42 años después del terremoto que azotó Yungay
Por Erick Quintana
Domingo 31 de mayo. Las agujas del reloj marcaban las tres y veinte de la tarde. La mayoría de peruanos miraban atentos el partido que daba por inaugurado el mundial de fútbol en México. Unos noventa habitantes del pueblo de Yungay se encontraban en La Plaza de Armas; algunos niños, con toda la emoción e inocencia que los caracteriza iban entusiasmados a la función del circo Verolina; otros llegaban al cementerio- construido en la época preinca- para visitar a sus familiares. Solamente cinco minutos más tarde ocurrió la tragedia más grande que azotó al pueblo ancashino. La tierra empezó a temblar, las casas, hechas de adobe y quincha, se derrumbaban cual castillo de naipes.

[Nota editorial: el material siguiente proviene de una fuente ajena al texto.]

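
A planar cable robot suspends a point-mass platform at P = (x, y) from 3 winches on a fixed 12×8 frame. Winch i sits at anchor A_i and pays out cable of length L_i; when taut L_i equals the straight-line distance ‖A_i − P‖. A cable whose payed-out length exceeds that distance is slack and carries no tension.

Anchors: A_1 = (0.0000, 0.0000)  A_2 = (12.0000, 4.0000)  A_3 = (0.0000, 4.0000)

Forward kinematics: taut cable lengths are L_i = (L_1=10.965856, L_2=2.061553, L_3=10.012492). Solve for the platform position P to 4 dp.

(10.0000, 4.5000)

circle eqns → linear via eq_j − eq_1; set k_j = A_j·A_j − L_j²
k_1 = 0.0000+0.0000−120.2500 = -120.2500
-24.0000·x − 8.0000·y = k_1−k_2 = -276.0000
0.0000·x − 8.0000·y = k_1−k_3 = -36.0000
solve first two rows → x=10.0000, y=4.5000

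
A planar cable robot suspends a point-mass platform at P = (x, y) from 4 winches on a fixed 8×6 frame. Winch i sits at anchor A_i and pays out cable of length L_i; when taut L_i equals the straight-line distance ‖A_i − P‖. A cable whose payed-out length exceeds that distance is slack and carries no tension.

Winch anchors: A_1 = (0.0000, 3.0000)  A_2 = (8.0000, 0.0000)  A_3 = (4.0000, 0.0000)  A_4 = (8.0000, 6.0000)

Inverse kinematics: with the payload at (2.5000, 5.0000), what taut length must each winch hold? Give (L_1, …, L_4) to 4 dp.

cable 1: Δx=-2.5000, Δy=-2.0000; L_1 = √(Δx²+Δy²) = 3.2016
cable 2: Δx=5.5000, Δy=-5.0000; L_2 = √(Δx²+Δy²) = 7.4330
cable 3: Δx=1.5000, Δy=-5.0000; L_3 = √(Δx²+Δy²) = 5.2202
cable 4: Δx=5.5000, Δy=1.0000; L_4 = √(Δx²+Δy²) = 5.5902

(3.2016, 7.4330, 5.2202, 5.5902)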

“¡Jesús, Dios mío, aplaca tu ira!, ¡Jesús, ayúdanos y protégenos! ¡Virgencita, sálvanos de esta tragedia!”. Gritaban las madres, con sus hijos en brazos, de manera desesperada y llorando desconsoladamente mientras miraban como sus hogares, construidos con todo el esfuerzo y el trabajo de muchos años, se venía abajo en tan solo algunos segundos. Cuando toda la tragedia parecía haber culminado vino algo inesperado. Del hermoso nevado del Huascarán se desprendió un bloque de nieve. En su paso arrastró todo lo que se le cruzaba, haciéndose cada vez más gigante, hasta que llegó y cubrió el pueblo de Yungay, volviéndolo así en un pueblo fantasma. Ochenta mil muertos y aproximadamente unos veinte mil desaparecidos. El Callejón de Huaylas destruida en su totalidad, los pueblos de Yungay y Recuay desaparecieron del mapa. Un manto de polvo negro cubría la ciudad por completo. Solamente se salvaron los niños que asistieron al circo, además de las personas que se encontraban en la plaza y en el cementerio. Todo esto ocurrió en 1970.
Hoy, cuarenta y dos años después de esa fatídica tarde, nos preguntamos si en realidad estamos preparados para afrontar una situación similar o, quizá, peor. ¿Tomamos conciencia de cuántas víctimas ocasionaría un terremoto de grandes magnitudes en nuestra ciudad? ¿Tomamos con seriedad los simulacros de sismo, los cuales nos podrían salvar la vida? ¿Tenemos listo un botiquín de emergencia por si sucediera un movimiento telúrico? ¿Sabemos dónde se encuentran los lugares seguros en nuestras viviendas, centro de estudios o trabajo? ¿En realidad sabemos qué hacer durante y después de un sismo? Por eso, como dice la famosa frase: ¡Prevenir es mejor que lamentar!